Heard on Main Street: Be naughty. Save Santa the trip.
I just finished listening to a book called “Lady in Waiting – My Extraordinary Life in the Shadow of the Crown,” not only a fascinating story, but read by the author. For me that was the best part because with her accent, she sounded very much like my English mother; so many of her expressions of how ‘that sort of thing wasn’t done’ sounded very familiar.
The book was written by a woman who grew up with the English princesses Elizabeth and Margaret. The author did become a lady in waiting for Margaret, but was also her lifelong friend, traveling the world with her. That was only a small part of her extraordinary life; for instance, her husband bought a tropical island, one which Princess Margaret liked to visit.
When I called Leslie’s to refill some prescriptions, I was pleased to hear that I don’t have to worry this month about transferring my records. There are some negotiations that I hope will mean that change is not something I need to think about now.
Speaking of meds, when and how will we learn about the COVID vaccinations? The British government notified each person, but we know nothing ever works that well in this country. I suppose we have to place the burden on our own doctors. I’m not anticipating it will happen before the end of the year, but it would be nice to know what we can expect. Unfortunately, those in charge probably don’t have a clue either at this point.

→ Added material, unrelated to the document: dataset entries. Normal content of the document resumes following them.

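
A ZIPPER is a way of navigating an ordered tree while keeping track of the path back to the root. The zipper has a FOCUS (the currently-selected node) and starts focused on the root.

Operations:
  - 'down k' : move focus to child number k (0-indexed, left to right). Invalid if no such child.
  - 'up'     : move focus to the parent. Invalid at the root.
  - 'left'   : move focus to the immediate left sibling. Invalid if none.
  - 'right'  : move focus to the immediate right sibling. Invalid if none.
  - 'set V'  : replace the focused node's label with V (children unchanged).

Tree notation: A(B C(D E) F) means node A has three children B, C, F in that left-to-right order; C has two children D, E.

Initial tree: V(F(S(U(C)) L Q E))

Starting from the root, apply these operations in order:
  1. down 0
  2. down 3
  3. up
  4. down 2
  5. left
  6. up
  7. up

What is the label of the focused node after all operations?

Step 1 (down 0): focus=F path=0 depth=1 children=['S', 'L', 'Q', 'E'] left=[] right=[] parent=V
Step 2 (down 3): focus=E path=0/3 depth=2 children=[] left=['S', 'L', 'Q'] right=[] parent=F
Step 3 (up): focus=F path=0 depth=1 children=['S', 'L', 'Q', 'E'] left=[] right=[] parent=V
Step 4 (down 2): focus=Q path=0/2 depth=2 children=[] left=['S', 'L'] right=['E'] parent=F
Step 5 (left): focus=L path=0/1 depth=2 children=[] left=['S'] right=['Q', 'E'] parent=F
Step 6 (up): focus=F path=0 depth=1 children=['S', 'L', 'Q', 'E'] left=[] right=[] parent=V
Step 7 (up): focus=V path=root depth=0 children=['F'] (at root)

Answer: V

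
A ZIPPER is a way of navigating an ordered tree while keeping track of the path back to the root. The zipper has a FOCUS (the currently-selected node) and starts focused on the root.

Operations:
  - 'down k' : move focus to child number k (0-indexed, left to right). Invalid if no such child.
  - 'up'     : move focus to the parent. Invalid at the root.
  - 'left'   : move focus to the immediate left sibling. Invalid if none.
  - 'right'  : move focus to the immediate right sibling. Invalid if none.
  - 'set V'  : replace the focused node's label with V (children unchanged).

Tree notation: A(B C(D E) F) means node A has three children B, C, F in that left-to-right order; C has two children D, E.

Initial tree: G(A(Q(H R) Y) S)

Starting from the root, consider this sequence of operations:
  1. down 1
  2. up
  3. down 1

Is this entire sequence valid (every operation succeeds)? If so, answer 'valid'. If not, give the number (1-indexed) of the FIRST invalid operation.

Step 1 (down 1): focus=S path=1 depth=1 children=[] left=['A'] right=[] parent=G
Step 2 (up): focus=G path=root depth=0 children=['A', 'S'] (at root)
Step 3 (down 1): focus=S path=1 depth=1 children=[] left=['A'] right=[] parent=G

Answer: valid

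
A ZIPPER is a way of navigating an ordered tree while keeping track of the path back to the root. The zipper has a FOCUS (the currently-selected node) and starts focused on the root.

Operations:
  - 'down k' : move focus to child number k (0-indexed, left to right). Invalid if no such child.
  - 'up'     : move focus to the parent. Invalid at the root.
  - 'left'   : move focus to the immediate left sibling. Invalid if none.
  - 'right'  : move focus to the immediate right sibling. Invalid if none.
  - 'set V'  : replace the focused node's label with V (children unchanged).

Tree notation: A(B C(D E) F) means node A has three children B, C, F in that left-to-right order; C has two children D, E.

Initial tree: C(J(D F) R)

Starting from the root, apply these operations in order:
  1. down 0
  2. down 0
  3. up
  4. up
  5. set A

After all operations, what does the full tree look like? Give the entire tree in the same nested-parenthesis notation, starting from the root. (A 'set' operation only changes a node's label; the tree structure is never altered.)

Step 1 (down 0): focus=J path=0 depth=1 children=['D', 'F'] left=[] right=['R'] parent=C
Step 2 (down 0): focus=D path=0/0 depth=2 children=[] left=[] right=['F'] parent=J
Step 3 (up): focus=J path=0 depth=1 children=['D', 'F'] left=[] right=['R'] parent=C
Step 4 (up): focus=C path=root depth=0 children=['J', 'R'] (at root)
Step 5 (set A): focus=A path=root depth=0 children=['J', 'R'] (at root)

Answer: A(J(D F) R)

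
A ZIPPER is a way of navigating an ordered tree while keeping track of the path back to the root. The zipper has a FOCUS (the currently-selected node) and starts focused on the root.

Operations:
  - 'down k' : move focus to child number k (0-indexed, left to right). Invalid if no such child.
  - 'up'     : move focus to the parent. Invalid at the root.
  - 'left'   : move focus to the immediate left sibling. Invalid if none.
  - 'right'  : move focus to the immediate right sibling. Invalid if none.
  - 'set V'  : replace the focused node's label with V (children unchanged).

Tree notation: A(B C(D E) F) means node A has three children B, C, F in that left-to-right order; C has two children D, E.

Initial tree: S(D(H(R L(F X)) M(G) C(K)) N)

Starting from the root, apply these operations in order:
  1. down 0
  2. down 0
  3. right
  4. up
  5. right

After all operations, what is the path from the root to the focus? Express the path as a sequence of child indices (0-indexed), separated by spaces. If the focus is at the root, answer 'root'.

Step 1 (down 0): focus=D path=0 depth=1 children=['H', 'M', 'C'] left=[] right=['N'] parent=S
Step 2 (down 0): focus=H path=0/0 depth=2 children=['R', 'L'] left=[] right=['M', 'C'] parent=D
Step 3 (right): focus=M path=0/1 depth=2 children=['G'] left=['H'] right=['C'] parent=D
Step 4 (up): focus=D path=0 depth=1 children=['H', 'M', 'C'] left=[] right=['N'] parent=S
Step 5 (right): focus=N path=1 depth=1 children=[] left=['D'] right=[] parent=S

Answer: 1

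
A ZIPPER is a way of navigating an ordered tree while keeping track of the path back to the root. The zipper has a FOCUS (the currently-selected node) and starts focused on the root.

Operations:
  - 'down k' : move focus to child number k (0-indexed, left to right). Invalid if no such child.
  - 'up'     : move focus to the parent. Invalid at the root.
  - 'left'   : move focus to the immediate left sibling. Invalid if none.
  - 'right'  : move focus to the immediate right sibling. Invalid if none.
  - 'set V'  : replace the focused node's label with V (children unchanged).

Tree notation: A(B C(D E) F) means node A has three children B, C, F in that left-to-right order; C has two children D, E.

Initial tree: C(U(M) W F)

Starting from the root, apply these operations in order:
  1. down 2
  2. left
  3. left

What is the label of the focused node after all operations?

Answer: U

Derivation:
Step 1 (down 2): focus=F path=2 depth=1 children=[] left=['U', 'W'] right=[] parent=C
Step 2 (left): focus=W path=1 depth=1 children=[] left=['U'] right=['F'] parent=C
Step 3 (left): focus=U path=0 depth=1 children=['M'] left=[] right=['W', 'F'] parent=C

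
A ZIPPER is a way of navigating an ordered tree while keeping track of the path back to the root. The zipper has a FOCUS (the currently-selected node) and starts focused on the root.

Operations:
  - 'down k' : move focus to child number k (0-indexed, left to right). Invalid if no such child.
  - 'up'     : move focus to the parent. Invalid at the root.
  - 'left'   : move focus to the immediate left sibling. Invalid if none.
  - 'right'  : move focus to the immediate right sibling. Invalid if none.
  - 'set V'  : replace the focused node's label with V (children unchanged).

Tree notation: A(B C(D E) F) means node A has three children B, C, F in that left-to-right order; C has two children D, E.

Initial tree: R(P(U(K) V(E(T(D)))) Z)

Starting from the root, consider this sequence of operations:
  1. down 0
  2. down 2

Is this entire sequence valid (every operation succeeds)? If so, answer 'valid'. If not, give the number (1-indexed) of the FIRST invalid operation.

Step 1 (down 0): focus=P path=0 depth=1 children=['U', 'V'] left=[] right=['Z'] parent=R
Step 2 (down 2): INVALID

Answer: 2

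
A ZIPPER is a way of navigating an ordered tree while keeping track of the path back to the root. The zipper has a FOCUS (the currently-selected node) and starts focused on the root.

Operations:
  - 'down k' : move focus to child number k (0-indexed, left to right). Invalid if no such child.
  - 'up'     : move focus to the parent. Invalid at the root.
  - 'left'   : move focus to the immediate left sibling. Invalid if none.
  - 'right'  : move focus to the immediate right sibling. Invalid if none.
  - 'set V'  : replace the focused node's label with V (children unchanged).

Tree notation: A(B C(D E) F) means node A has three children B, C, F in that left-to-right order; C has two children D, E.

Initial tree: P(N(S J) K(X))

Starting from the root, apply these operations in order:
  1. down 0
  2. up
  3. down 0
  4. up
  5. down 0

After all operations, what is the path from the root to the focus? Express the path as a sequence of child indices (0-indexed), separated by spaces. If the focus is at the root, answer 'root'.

Step 1 (down 0): focus=N path=0 depth=1 children=['S', 'J'] left=[] right=['K'] parent=P
Step 2 (up): focus=P path=root depth=0 children=['N', 'K'] (at root)
Step 3 (down 0): focus=N path=0 depth=1 children=['S', 'J'] left=[] right=['K'] parent=P
Step 4 (up): focus=P path=root depth=0 children=['N', 'K'] (at root)
Step 5 (down 0): focus=N path=0 depth=1 children=['S', 'J'] left=[] right=['K'] parent=P

Answer: 0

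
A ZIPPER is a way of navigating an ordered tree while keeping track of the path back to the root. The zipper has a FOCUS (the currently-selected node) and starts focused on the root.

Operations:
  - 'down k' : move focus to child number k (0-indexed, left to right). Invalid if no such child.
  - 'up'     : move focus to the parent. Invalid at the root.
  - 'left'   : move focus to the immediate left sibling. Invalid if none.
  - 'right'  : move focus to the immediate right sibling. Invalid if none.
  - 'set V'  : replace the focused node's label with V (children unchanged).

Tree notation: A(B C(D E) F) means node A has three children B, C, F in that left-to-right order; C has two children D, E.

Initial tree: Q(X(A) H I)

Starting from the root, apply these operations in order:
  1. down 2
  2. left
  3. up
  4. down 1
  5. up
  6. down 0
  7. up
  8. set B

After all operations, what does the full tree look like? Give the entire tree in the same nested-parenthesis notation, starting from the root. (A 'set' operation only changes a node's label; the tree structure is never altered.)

Step 1 (down 2): focus=I path=2 depth=1 children=[] left=['X', 'H'] right=[] parent=Q
Step 2 (left): focus=H path=1 depth=1 children=[] left=['X'] right=['I'] parent=Q
Step 3 (up): focus=Q path=root depth=0 children=['X', 'H', 'I'] (at root)
Step 4 (down 1): focus=H path=1 depth=1 children=[] left=['X'] right=['I'] parent=Q
Step 5 (up): focus=Q path=root depth=0 children=['X', 'H', 'I'] (at root)
Step 6 (down 0): focus=X path=0 depth=1 children=['A'] left=[] right=['H', 'I'] parent=Q
Step 7 (up): focus=Q path=root depth=0 children=['X', 'H', 'I'] (at root)
Step 8 (set B): focus=B path=root depth=0 children=['X', 'H', 'I'] (at root)

Answer: B(X(A) H I)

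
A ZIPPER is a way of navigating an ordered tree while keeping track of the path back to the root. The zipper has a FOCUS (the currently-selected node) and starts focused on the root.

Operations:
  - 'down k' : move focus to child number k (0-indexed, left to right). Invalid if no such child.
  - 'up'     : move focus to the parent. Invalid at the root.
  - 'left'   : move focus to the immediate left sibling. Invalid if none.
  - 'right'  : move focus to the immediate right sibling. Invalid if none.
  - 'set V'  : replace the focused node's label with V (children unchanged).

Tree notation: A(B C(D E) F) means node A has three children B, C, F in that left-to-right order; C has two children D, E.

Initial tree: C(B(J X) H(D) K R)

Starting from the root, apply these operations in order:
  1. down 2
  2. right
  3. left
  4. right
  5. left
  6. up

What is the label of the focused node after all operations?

Step 1 (down 2): focus=K path=2 depth=1 children=[] left=['B', 'H'] right=['R'] parent=C
Step 2 (right): focus=R path=3 depth=1 children=[] left=['B', 'H', 'K'] right=[] parent=C
Step 3 (left): focus=K path=2 depth=1 children=[] left=['B', 'H'] right=['R'] parent=C
Step 4 (right): focus=R path=3 depth=1 children=[] left=['B', 'H', 'K'] right=[] parent=C
Step 5 (left): focus=K path=2 depth=1 children=[] left=['B', 'H'] right=['R'] parent=C
Step 6 (up): focus=C path=root depth=0 children=['B', 'H', 'K', 'R'] (at root)

Answer: C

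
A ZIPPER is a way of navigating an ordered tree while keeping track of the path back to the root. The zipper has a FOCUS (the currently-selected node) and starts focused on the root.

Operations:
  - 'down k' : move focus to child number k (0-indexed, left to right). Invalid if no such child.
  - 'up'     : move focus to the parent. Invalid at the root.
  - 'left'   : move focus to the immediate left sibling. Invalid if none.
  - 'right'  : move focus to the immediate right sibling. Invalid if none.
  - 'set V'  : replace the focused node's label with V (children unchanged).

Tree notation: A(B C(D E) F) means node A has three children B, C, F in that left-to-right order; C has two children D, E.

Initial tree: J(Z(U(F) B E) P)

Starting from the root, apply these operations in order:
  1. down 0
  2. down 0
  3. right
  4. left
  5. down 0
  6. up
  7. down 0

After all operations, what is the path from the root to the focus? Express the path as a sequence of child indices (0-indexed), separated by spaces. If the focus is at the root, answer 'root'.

Step 1 (down 0): focus=Z path=0 depth=1 children=['U', 'B', 'E'] left=[] right=['P'] parent=J
Step 2 (down 0): focus=U path=0/0 depth=2 children=['F'] left=[] right=['B', 'E'] parent=Z
Step 3 (right): focus=B path=0/1 depth=2 children=[] left=['U'] right=['E'] parent=Z
Step 4 (left): focus=U path=0/0 depth=2 children=['F'] left=[] right=['B', 'E'] parent=Z
Step 5 (down 0): focus=F path=0/0/0 depth=3 children=[] left=[] right=[] parent=U
Step 6 (up): focus=U path=0/0 depth=2 children=['F'] left=[] right=['B', 'E'] parent=Z
Step 7 (down 0): focus=F path=0/0/0 depth=3 children=[] left=[] right=[] parent=U

Answer: 0 0 0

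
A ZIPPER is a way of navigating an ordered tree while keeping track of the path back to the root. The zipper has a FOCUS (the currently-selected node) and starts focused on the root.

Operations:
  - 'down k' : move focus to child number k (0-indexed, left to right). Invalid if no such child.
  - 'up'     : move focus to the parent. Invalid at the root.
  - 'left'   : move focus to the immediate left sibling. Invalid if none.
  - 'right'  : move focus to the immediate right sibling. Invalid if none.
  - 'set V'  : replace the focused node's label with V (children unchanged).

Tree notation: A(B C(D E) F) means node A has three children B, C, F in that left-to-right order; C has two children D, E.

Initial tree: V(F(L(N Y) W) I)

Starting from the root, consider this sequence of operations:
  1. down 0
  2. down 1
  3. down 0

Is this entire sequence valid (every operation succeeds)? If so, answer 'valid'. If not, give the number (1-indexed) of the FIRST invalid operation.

Step 1 (down 0): focus=F path=0 depth=1 children=['L', 'W'] left=[] right=['I'] parent=V
Step 2 (down 1): focus=W path=0/1 depth=2 children=[] left=['L'] right=[] parent=F
Step 3 (down 0): INVALID

Answer: 3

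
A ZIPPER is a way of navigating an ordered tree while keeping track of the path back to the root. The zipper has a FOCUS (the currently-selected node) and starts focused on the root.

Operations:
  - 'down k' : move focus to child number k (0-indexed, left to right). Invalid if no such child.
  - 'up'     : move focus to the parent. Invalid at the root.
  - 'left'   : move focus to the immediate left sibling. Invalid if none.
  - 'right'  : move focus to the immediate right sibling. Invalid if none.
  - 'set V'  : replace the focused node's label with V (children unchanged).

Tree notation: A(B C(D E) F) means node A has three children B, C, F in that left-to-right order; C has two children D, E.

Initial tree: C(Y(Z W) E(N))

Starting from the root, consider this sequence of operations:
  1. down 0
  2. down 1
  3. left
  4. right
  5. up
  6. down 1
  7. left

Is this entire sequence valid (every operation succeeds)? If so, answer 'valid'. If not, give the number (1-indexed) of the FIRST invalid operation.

Step 1 (down 0): focus=Y path=0 depth=1 children=['Z', 'W'] left=[] right=['E'] parent=C
Step 2 (down 1): focus=W path=0/1 depth=2 children=[] left=['Z'] right=[] parent=Y
Step 3 (left): focus=Z path=0/0 depth=2 children=[] left=[] right=['W'] parent=Y
Step 4 (right): focus=W path=0/1 depth=2 children=[] left=['Z'] right=[] parent=Y
Step 5 (up): focus=Y path=0 depth=1 children=['Z', 'W'] left=[] right=['E'] parent=C
Step 6 (down 1): focus=W path=0/1 depth=2 children=[] left=['Z'] right=[] parent=Y
Step 7 (left): focus=Z path=0/0 depth=2 children=[] left=[] right=['W'] parent=Y

Answer: valid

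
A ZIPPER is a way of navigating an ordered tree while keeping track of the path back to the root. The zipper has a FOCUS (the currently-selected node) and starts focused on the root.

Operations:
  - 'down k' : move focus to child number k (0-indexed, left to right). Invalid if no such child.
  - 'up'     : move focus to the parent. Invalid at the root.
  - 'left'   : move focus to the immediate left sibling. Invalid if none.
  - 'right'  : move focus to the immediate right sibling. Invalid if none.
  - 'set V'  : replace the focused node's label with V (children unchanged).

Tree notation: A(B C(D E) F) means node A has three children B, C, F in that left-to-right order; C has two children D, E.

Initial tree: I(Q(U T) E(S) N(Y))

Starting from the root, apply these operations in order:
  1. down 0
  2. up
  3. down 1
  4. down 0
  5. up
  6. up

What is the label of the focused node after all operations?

Answer: I

Derivation:
Step 1 (down 0): focus=Q path=0 depth=1 children=['U', 'T'] left=[] right=['E', 'N'] parent=I
Step 2 (up): focus=I path=root depth=0 children=['Q', 'E', 'N'] (at root)
Step 3 (down 1): focus=E path=1 depth=1 children=['S'] left=['Q'] right=['N'] parent=I
Step 4 (down 0): focus=S path=1/0 depth=2 children=[] left=[] right=[] parent=E
Step 5 (up): focus=E path=1 depth=1 children=['S'] left=['Q'] right=['N'] parent=I
Step 6 (up): focus=I path=root depth=0 children=['Q', 'E', 'N'] (at root)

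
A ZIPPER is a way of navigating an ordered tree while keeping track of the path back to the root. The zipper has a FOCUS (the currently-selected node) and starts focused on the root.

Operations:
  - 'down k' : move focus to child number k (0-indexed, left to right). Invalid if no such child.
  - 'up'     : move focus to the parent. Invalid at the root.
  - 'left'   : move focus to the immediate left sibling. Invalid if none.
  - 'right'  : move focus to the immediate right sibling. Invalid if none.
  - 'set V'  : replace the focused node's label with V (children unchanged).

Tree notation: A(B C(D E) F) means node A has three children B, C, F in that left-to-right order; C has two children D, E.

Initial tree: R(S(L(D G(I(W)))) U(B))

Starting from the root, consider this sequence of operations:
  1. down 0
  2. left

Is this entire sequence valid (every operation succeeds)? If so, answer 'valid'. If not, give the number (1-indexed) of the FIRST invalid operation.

Answer: 2

Derivation:
Step 1 (down 0): focus=S path=0 depth=1 children=['L'] left=[] right=['U'] parent=R
Step 2 (left): INVALID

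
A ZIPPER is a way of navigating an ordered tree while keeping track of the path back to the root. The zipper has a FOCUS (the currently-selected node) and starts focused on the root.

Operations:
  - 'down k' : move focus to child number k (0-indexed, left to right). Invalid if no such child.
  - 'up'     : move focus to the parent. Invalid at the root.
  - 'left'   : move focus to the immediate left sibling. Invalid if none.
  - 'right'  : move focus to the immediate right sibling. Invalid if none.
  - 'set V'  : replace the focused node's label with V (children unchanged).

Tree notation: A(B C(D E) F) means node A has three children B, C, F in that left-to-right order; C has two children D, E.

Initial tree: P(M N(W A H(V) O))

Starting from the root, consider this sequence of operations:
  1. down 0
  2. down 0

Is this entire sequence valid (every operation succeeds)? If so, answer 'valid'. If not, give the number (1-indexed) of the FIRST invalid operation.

Answer: 2

Derivation:
Step 1 (down 0): focus=M path=0 depth=1 children=[] left=[] right=['N'] parent=P
Step 2 (down 0): INVALID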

It is hard to find the right spirit to write appropriate notes on greeting cards right now. But the wonderful things friends are doing for me changed everything.
Yesterday morning I ran into Wendy Culbert, just long enough to catch up. I said I was afraid to go to the church fair where I usually bought a wreath. She offered to pick one up for me if she could. Later she called, having not only found just what I wanted, but also offering to deliver it, and her husband Rob said he’d hang it for me. She even took a picture so I didn’t have to go out in the rain to see how nice it looked.
That’s what the joy of Christmas is all about — and suddenly I could write my notes with a happy heart.
I have to admit that the hardest part of this COVID scene is not regularly visiting with and seeing old friends. Familiar voices on the phone help, and especially the Zoom opportunities to virtually get together. But I nearly joined the library knitting group just for the company. It has been years since I did any knitting, which stopped when I developed nerve problems in my wrists. For the West Tisbury church fair we used to knit simple little sailors and Santas, really adorable toys for very young children.
Too bad I never learned from Polly Renear how to knit the darling ‘berry’ caps for babies. She did make several lovely ones for me to give to newborns. All this does bring back some sweet memories. Those are always treasures at this time of year.
Recently on Zoom some friends were remembering Christmases past. One mentioned food — smells always bring up some sweet memories. And we talked about tinsel: they just don’t make it the same anymore. Does anyone use it today?
One year my mother went modern at Christmas. She was a manager at a big city department store so she brought home one of the trees they were using to decorate. It was awful. It was as tall as a modest tree, but instead of aromatic green, this had big puffy white branches of white foam. The worst was that the decorations were all large pink balls.
When I came home, my father greeted me with exclamations of joy. He announced, “Now you and I can go fetch a normal tree and decorate it properly.” We walked down our street to the fire station, putting the tree on my sled to drag it back up the hill. And had a wonderful time doing it.
Now I feel appropriately joyful, don’t you?
Big bunches of birthday balloons go out today to Lyrae Littlefield and Kate Malkie. Sunday wish the best to Mattsen and Sutton Koster. Tuesday belongs to Vera Shorter.
Heard on Main Street: Remember that Santa can appear in mysterious disguises, in the uniform of FedEx or UPS or even the Post Office.